I often make salsa containing tomato, onion, garlic salt, green pepper, red pepper, lemon, and salt. I store it in a Glasslock container in the refrigerator. By the second day, the taste is still reasonable. By the third day, though it starts to get a strange smell and has a strange appearance, sometimes with white dots, perhaps from mold.

Is there anything I can do so that the salsa stays fresh for at least three days?

3 Answers 3


Acid is your friend here. You have some lemon, and tomatoes are acidic, but apparently that isn't enough. You should get at least a good week out of fresh salsa (mine lasts longer than that). Try adding a good shot of plain, distilled vinegar. Many recipes for salsa (including my own) include vinegar; add as much as you can without negatively affecting the flavor.

A bit of salt wouldn't hurt either, again, just to the maximum for good flavor.

  • You might be able to get away with adding more cider vinegar vs. white vinegar. They're typically diluted to the same acidity, but the sweetness of the cider vinegar might let you add more before it's overpowering.
    – Joe
    Commented Aug 14, 2014 at 17:31
  • ...but apparently that isn't enough. Tomato pH is around 4-5, perfect conditions for certain common bacteria. Lemon and vinegar are much lower (~2) so I think you are on the right track here.
    – Air
    Commented Aug 14, 2014 at 18:44

dextrose and ascorbic acid, a.k.a. vitamin c, are both anti-microbials.

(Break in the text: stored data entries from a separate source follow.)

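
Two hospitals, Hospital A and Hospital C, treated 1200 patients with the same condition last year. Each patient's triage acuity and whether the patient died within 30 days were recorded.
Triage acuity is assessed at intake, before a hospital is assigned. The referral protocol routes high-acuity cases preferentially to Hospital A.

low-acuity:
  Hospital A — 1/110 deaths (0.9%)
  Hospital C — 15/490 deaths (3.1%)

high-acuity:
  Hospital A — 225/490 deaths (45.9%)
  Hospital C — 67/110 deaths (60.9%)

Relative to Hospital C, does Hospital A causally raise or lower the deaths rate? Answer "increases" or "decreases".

Within every triage acuity level Hospital A has the lower rate, yet pooled Hospital C does — Simpson's reversal.
Since triage acuity is a pre-existing factor (not a product of the hospital) and it affects the outcome on its own, it is a confounder. The stratified rates, not the pooled rate, identify the causal effect.
Within each level — low-acuity: 0.9% vs 3.1%; high-acuity: 45.9% vs 60.9% — Hospital A is lower every time.

decreases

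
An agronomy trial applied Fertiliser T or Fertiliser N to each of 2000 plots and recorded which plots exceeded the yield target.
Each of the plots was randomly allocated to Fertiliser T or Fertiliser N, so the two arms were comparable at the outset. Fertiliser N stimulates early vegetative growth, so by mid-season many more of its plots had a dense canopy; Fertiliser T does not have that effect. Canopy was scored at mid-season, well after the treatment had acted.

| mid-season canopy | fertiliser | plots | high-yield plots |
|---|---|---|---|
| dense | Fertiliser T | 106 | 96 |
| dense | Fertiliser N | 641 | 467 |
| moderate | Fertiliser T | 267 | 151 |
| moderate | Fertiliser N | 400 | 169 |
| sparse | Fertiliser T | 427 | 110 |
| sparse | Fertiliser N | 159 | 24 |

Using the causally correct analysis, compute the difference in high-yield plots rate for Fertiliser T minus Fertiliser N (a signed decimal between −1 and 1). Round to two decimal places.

-0.10

Because the fertiliser influences mid-season canopy, mid-season canopy is a post-treatment mediator, not a confounder. Stratifying on it would bias the estimate; the causal effect is the crude pooled difference.
The causal difference is the pooled difference: 0.446 − 0.550 = -0.104.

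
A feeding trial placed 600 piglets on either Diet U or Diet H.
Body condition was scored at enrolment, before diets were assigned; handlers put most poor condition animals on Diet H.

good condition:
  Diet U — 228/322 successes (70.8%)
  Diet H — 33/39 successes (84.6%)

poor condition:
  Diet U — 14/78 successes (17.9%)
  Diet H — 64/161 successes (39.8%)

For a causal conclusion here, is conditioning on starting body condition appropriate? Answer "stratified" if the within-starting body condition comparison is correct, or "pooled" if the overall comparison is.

stratified

Starting body condition satisfies the back-door criterion: it is not a descendant of the diet, and it blocks the spurious path from diet to outcome. Adjusting for it (i.e., using the within-starting body condition rates) gives the causal effect.
Within each level — good condition: 70.8% vs 84.6%; poor condition: 17.9% vs 39.8% — Diet H is higher every time.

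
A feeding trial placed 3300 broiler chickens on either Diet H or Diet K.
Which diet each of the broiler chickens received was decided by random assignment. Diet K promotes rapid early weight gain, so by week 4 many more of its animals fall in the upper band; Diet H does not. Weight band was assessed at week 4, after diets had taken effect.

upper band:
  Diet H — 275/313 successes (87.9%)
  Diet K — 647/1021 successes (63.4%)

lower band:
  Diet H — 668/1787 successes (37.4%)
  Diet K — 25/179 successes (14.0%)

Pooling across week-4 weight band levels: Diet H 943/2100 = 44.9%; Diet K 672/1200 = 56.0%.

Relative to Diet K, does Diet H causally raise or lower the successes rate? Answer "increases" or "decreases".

Diet H is higher inside every week-4 weight band stratum but Diet K is higher in aggregate. Whether to stratify depends on how week-4 weight band relates to the diet.
Week-4 weight band lies on the pathway diet → week-4 weight band → outcome, so adjusting for it blocks the indirect effect. For the total causal effect of diet, use the unadjusted pooled rates.
Pooled: Diet H 44.9% vs Diet K 56.0%; Diet K is higher overall.

decreases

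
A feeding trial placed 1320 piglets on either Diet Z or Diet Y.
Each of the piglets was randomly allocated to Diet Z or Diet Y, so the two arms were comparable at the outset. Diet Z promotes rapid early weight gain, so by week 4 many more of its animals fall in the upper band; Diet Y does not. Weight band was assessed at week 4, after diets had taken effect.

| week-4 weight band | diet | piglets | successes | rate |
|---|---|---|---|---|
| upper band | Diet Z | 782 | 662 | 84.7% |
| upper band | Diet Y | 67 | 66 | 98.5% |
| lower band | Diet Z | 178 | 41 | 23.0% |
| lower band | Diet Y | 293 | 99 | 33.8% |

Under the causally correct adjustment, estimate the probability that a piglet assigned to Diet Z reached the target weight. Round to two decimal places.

Week-4 weight band is downstream of the diet. One should not condition on a consequence of treatment, so the overall rates are the right comparison.
So P(outcome | do(Diet Z)) is just the pooled rate for Diet Z: 703/960 = 0.732.

0.73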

they can be found in commercial products like fruit fresh.

it's worked for me very well.

  • 2
    Dextrose is the wrong way to go here. It is a sugar, and is a food for bacteria in low concentrations. It only starts acting as preservative when there is enough of it - you'd have to make tomato marmalade, with at least 30% of dextrose, for it to start acting as a preservative.
    – rumtscho
    Commented Aug 14, 2014 at 21:13
  • 1
    Fruit Fresh is indeed dextrose and ascorbic acid. It'd be the acid that'd be anti-microbial, but I'm not actually sure if it's strong enough for that. The main purpose is just to prevent browning.
    – Cascabel
    Commented Aug 15, 2014 at 4:55
  • @rumtscho "Organic acids are used widely as antimicrobials in food products, e.g. lactic acid, citric acid, acetic acid, and their salts, either as ingredients, or as disinfectants" en.wikipedia.org/wiki/Antimicrobial Commented Sep 11, 2014 at 14:42

Try replacing tomato with tomatillo, it will last for little more as it is more acid. Of course it will change the taste and color of your salsa but it is delicious. If your tomatillos are small you can have 2 per tomato, boil them in water. The idea behind salsa is that you make it before eating so it is fresh, that is how we do it in Mexico, you make the amount that you need as people won't appreciate not fresh/refrigerated salsa. Good luck.